A stable and fair matching algorithm (SFMA) can pair riders and drivers in an EV ride-sourcing market in a large-scale network simulation. SFMA is a decentralized algorithm that allows for a relatively fair consideration on both riders’ and drivers’ preferences (e.g. waiting time, travel cost, charging conditions) and no pairs of riders and drivers in the matching set wants to change their matching. Three ride-sourcing scenarios, including comparisons among leveraging conventional, electric, and automated electric vehicles, are evaluated by implementing SFMA into POLARIS. The performance of the SFMA on system level metrics with varying emerging technologies is demonstrated through the vehicle-rider matching rate, the waiting time, VMT and empty VMT, and obtained revenues.

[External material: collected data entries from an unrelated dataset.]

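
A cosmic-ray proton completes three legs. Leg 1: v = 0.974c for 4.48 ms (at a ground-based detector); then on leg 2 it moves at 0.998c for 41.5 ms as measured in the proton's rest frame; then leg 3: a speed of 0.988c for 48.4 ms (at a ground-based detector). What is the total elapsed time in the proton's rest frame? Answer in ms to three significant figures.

τ = 50.0 ms

Leg 1: γ = 1/√(1 − 0.974²) = 1/√0.05132 = 4.414; τ_1 = 4.48/4.414 = 1.015 ms.
Leg 2: 41.5 ms is already measured in the proton's rest frame.
Leg 3: γ = 1/√(1 − 0.988²) = 1/√0.02386 = 6.474; τ_3 = 48.4/6.474 = 7.476 ms.
Total: 1.015 + 41.50 + 7.476 ms.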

This strategy can take into account both driver and rider preferences and allows to set weights for driver rating and electric vehicle preference. It is an assignment strategy only.

Important

Shen, H., Huang, Y., Gurumurthy, K.M., Auld, J.A. Stable and fair matching: Ride-sourcing service with electric vehicles. Presented at the 37th International Electric Vehicle Symposium & Exhibition, April 23-26, 2024, COEX, Seoul, Korea.

Dynamic Fare Strategy#

Simple strategy to allow different operators to set their own fares based on operations across times of day or zones

The following paper uses the strategy and documents some more details and could be useful.

Important

Sambasivam, B., Gurumurthy, K.M., Kockelman, K.M. Simulating Price-Based SAV Fleet Competition Between Multiple Operators. Presented at the 103rd Annual Meeting of the Transportation Research Board in Washington, DC.

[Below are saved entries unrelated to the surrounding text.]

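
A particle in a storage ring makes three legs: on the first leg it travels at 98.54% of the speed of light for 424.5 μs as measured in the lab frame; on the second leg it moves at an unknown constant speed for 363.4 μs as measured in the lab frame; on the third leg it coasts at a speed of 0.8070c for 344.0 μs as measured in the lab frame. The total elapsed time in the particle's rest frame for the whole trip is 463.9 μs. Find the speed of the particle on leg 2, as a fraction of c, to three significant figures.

β = 0.855

Leg 1: β = 0.9854; γ = 1/√(1 − 0.9854²) = 1/√0.02899 = 5.874; τ_1 = 424.5/5.874 = 72.27 μs.
Leg 2: speed unknown; τ_2 = 363.4/γ_2.
Leg 3: γ = 1/√(1 − 0.8070²) = 1/√0.3488 = 1.693; τ_3 = 344.0/1.693 = 203.1 μs.
Total proper time: 72.27 + τ_2 + 203.1 = 463.9, so τ_2 = 463.9 − 275.4 = 188.5 μs.
γ_2 = 363.4/188.5 = 1.928; β = √(1 − 1/γ²) = √0.7310.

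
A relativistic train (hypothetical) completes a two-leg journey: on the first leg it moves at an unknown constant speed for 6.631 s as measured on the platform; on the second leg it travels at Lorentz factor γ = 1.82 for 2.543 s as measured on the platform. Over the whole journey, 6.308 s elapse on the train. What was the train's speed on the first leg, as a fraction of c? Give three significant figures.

β = 0.672

Leg 1: speed unknown; τ_1 = 6.631/γ_1.
Leg 2: γ = 1.82; τ_2 = 2.543/1.820 = 1.397 s.
Total proper time: τ_1 + 1.397 = 6.308, so τ_1 = 6.308 − 1.397 = 4.911 s.
γ_1 = 6.631/4.911 = 1.350; β = √(1 − 1/γ²) = √0.4515.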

Alonso-Mora et al. DRS Matching Strategy#

Includes the DRS matching strategy published by Alonso-Mora et al. for maximizing pooling. Strategy only provides assignment code. The repositioning aspect is not yet included.

Important

Alonso-Mora, J., Samaranayake, S., Wallar, A., Frazzoli, E. and Rus, D., 2017. On-demand high-capacity ride-sharing via dynamic trip-vehicle assignment. Proceedings of the National Academy of Sciences, 114(3), pp.462-467.